Comprised of four temples dating as far back as the 3rd century BCE, the complex is currently situated along the bustling Argentina Square plaza. Until now, visitors had to look down several meters above the site from the sidewalk.
Since the time of the Roman Empire, the city was built up over the ruins. As part of dictator Benito Mussolini’s urban landscape campaign in the late 1920s, the Medieval-era buildings that stood on top of the complex were demolished.
The four temples, which have been taken over by cats in recent years, are believed to have been dedicated to female deities. One such temple, thought to be devoted to the goddess Fortuna, who is associated with chance and fertility, is circular, with six surviving columns. It can be accessed via a staircase.
Behind two of the temples, archaeologists uncovered a foundation and a section of a wall that they believe were once part of the Curia Pompeia, a sizable rectangular hall that temporarily housed the Roman Senate when Caesar was murdered for his political strategies in 44 BCE. Archaeologists believe this site is the Curia Pompeia because of the latrines found along the sides of the structure. Ancient writings described those latrines.
The travertine pavers that Emperor Domitian had placed following a fire that ravaged the city in 80 CE, including the sacred area where Caesar was killed, can also be seen.

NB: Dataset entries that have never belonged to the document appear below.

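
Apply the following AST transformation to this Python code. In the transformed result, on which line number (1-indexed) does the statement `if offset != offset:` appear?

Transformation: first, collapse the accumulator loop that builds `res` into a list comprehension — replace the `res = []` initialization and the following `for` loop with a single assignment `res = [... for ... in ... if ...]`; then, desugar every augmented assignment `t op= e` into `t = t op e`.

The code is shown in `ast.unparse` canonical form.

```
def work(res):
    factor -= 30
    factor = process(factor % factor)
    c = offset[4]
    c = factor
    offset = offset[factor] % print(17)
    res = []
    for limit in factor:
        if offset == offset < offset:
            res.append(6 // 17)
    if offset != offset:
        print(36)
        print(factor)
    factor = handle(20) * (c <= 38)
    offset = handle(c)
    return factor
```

8

Transformed code:
def work(res):
    factor = factor - 30
    factor = process(factor % factor)
    c = offset[4]
    c = factor
    offset = offset[factor] % print(17)
    res = [6 // 17 for limit in factor if offset == offset < offset]
    if offset != offset:
        print(36)
        print(factor)
    factor = handle(20) * (c <= 38)
    offset = handle(c)
    return factor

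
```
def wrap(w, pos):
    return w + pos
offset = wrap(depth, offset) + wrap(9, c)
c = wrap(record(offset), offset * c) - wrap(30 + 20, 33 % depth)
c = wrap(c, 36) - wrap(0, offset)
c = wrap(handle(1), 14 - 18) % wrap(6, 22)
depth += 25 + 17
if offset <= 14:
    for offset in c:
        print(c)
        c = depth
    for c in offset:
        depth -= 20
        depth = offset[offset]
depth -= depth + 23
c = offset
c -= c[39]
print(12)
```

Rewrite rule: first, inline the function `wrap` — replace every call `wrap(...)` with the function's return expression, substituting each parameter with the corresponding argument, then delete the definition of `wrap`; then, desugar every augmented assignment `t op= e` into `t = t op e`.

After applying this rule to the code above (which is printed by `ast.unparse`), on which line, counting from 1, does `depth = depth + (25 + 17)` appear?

5

Transformed code:
offset = depth + offset + (9 + c)
c = record(offset) + offset * c - (30 + 20 + 33 % depth)
c = c + 36 - (0 + offset)
c = (handle(1) + (14 - 18)) % (6 + 22)
depth = depth + (25 + 17)
if offset <= 14:
    for offset in c:
        print(c)
        c = depth
    for c in offset:
        depth = depth - 20
        depth = offset[offset]
depth = depth - (depth + 23)
c = offset
c = c - c[39]
print(12)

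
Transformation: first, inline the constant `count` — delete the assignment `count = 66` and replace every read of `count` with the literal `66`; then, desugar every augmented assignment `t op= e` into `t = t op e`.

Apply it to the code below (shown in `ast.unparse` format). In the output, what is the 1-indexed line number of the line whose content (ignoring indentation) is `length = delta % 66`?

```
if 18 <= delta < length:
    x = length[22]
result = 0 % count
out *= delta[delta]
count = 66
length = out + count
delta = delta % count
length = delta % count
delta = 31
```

Transformed code:
if 18 <= delta < length:
    x = length[22]
result = 0 % 66
out = out * delta[delta]
length = out + 66
delta = delta % 66
length = delta % 66
delta = 31

7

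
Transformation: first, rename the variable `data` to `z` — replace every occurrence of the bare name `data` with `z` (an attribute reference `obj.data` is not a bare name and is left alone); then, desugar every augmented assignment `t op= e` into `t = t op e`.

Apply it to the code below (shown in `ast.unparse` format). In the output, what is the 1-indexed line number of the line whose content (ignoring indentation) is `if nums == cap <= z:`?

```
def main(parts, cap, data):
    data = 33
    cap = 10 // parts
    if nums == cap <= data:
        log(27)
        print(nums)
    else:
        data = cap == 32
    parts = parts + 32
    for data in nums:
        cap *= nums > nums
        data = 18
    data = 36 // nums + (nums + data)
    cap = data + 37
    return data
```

Transformed code:
def main(parts, cap, z):
    z = 33
    cap = 10 // parts
    if nums == cap <= z:
        log(27)
        print(nums)
    else:
        z = cap == 32
    parts = parts + 32
    for z in nums:
        cap = cap * (nums > nums)
        z = 18
    z = 36 // nums + (nums + z)
    cap = z + 37
    return z

4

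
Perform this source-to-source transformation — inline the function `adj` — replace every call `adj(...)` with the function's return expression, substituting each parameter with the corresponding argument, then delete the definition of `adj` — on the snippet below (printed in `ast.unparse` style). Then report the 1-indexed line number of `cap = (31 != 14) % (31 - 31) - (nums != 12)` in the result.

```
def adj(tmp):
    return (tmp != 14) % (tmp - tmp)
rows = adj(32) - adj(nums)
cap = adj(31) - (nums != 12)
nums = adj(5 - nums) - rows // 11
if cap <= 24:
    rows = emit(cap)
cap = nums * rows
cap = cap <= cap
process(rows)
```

Transformed code:
rows = (32 != 14) % (32 - 32) - (nums != 14) % (nums - nums)
cap = (31 != 14) % (31 - 31) - (nums != 12)
nums = (5 - nums != 14) % (5 - nums - (5 - nums)) - rows // 11
if cap <= 24:
    rows = emit(cap)
cap = nums * rows
cap = cap <= cap
process(rows)

2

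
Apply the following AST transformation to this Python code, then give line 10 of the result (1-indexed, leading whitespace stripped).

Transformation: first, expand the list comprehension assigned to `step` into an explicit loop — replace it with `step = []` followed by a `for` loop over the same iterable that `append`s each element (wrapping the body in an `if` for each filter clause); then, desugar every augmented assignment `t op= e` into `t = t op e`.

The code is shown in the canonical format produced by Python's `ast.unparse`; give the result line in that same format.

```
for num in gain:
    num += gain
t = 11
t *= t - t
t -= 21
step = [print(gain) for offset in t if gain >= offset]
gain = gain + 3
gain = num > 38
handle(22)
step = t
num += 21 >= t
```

gain = gain + 3

Transformed code:
for num in gain:
    num = num + gain
t = 11
t = t * (t - t)
t = t - 21
step = []
for offset in t:
    if gain >= offset:
        step.append(print(gain))
gain = gain + 3
gain = num > 38
handle(22)
step = t
num = num + (21 >= t)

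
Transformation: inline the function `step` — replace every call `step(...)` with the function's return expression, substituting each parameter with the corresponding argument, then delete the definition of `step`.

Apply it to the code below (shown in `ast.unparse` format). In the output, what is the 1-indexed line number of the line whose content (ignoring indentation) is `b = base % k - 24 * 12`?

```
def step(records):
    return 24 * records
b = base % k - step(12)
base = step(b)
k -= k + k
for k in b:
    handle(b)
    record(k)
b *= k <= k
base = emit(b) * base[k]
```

1

Transformed code:
b = base % k - 24 * 12
base = 24 * b
k -= k + k
for k in b:
    handle(b)
    record(k)
b *= k <= k
base = emit(b) * base[k]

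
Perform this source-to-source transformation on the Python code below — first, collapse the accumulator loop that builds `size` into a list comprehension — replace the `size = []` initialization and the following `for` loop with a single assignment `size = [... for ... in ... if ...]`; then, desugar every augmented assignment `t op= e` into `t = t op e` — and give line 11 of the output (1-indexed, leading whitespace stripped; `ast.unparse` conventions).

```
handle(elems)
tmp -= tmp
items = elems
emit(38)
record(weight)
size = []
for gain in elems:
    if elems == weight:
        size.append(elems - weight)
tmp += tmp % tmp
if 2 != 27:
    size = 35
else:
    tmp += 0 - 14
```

tmp = tmp + (0 - 14)

Transformed code:
handle(elems)
tmp = tmp - tmp
items = elems
emit(38)
record(weight)
size = [elems - weight for gain in elems if elems == weight]
tmp = tmp + tmp % tmp
if 2 != 27:
    size = 35
else:
    tmp = tmp + (0 - 14)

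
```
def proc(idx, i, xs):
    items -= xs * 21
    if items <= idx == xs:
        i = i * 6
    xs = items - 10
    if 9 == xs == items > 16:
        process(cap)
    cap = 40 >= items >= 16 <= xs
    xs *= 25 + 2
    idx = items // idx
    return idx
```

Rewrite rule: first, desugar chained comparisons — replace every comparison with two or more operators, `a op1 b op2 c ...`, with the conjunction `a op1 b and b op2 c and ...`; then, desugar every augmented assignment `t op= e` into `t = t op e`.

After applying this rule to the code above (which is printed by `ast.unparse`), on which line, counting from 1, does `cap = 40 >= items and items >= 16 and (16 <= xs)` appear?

Transformed code:
def proc(idx, i, xs):
    items = items - xs * 21
    if items <= idx and idx == xs:
        i = i * 6
    xs = items - 10
    if 9 == xs and xs == items and (items > 16):
        process(cap)
    cap = 40 >= items and items >= 16 and (16 <= xs)
    xs = xs * (25 + 2)
    idx = items // idx
    return idx

8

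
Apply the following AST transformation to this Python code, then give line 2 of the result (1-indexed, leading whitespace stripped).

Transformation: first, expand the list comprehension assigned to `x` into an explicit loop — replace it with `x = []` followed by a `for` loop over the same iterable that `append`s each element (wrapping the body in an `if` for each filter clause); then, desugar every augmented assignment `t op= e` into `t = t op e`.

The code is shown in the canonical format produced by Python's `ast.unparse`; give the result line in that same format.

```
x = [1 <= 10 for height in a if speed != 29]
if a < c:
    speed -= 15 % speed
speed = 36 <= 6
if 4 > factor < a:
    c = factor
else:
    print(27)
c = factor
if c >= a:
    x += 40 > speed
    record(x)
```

for height in a:

Transformed code:
x = []
for height in a:
    if speed != 29:
        x.append(1 <= 10)
if a < c:
    speed = speed - 15 % speed
speed = 36 <= 6
if 4 > factor < a:
    c = factor
else:
    print(27)
c = factor
if c >= a:
    x = x + (40 > speed)
    record(x)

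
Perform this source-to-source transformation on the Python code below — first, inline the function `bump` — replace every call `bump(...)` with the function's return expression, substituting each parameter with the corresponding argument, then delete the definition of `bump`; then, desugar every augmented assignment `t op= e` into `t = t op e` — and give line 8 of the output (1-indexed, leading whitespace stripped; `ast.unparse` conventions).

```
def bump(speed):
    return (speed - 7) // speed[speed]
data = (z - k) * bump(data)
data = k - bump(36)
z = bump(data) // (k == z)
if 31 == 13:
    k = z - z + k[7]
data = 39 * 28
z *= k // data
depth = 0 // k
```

Transformed code:
data = (z - k) * ((data - 7) // data[data])
data = k - (36 - 7) // 36[36]
z = (data - 7) // data[data] // (k == z)
if 31 == 13:
    k = z - z + k[7]
data = 39 * 28
z = z * (k // data)
depth = 0 // k

depth = 0 // k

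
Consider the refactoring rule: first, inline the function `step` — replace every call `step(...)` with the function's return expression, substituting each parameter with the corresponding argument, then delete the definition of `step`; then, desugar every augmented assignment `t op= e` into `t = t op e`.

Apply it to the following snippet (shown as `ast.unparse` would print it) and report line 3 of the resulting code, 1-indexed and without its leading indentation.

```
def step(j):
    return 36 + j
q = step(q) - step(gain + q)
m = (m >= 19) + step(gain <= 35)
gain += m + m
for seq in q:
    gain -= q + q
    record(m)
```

gain = gain + (m + m)

Transformed code:
q = 36 + q - (36 + (gain + q))
m = (m >= 19) + (36 + (gain <= 35))
gain = gain + (m + m)
for seq in q:
    gain = gain - (q + q)
    record(m)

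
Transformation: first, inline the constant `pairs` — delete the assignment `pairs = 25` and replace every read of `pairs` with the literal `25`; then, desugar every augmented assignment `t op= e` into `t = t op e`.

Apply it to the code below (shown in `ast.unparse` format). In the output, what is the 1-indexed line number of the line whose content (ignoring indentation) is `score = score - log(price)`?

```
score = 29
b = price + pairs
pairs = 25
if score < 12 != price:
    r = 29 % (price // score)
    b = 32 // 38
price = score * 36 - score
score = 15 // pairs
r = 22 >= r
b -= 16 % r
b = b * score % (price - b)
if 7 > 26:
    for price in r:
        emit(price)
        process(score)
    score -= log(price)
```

Transformed code:
score = 29
b = price + 25
if score < 12 != price:
    r = 29 % (price // score)
    b = 32 // 38
price = score * 36 - score
score = 15 // 25
r = 22 >= r
b = b - 16 % r
b = b * score % (price - b)
if 7 > 26:
    for price in r:
        emit(price)
        process(score)
    score = score - log(price)

15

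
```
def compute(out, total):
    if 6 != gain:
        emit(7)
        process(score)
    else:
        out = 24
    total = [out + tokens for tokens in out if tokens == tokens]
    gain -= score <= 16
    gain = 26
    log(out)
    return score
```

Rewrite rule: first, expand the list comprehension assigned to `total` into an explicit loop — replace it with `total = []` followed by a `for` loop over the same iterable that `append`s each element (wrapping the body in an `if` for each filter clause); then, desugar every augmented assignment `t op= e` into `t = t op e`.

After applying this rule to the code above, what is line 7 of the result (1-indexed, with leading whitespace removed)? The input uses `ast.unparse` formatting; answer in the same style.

Transformed code:
def compute(out, total):
    if 6 != gain:
        emit(7)
        process(score)
    else:
        out = 24
    total = []
    for tokens in out:
        if tokens == tokens:
            total.append(out + tokens)
    gain = gain - (score <= 16)
    gain = 26
    log(out)
    return score

total = []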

Some of the artifacts unearthed over the last century of excavations are on display, including a massive stone deity head missing a chin and lower lip, as well as a fragment of a stone Winged Victory. That deity would have been venerated inside the temples.
The luxury jewelry company Bulgari helped fund the construction of the new walkways and evening lights.
Those wishing to see the iconic site can visit every day except Mondays and some major holidays. Tickets for general admission cost €5 ($5.50).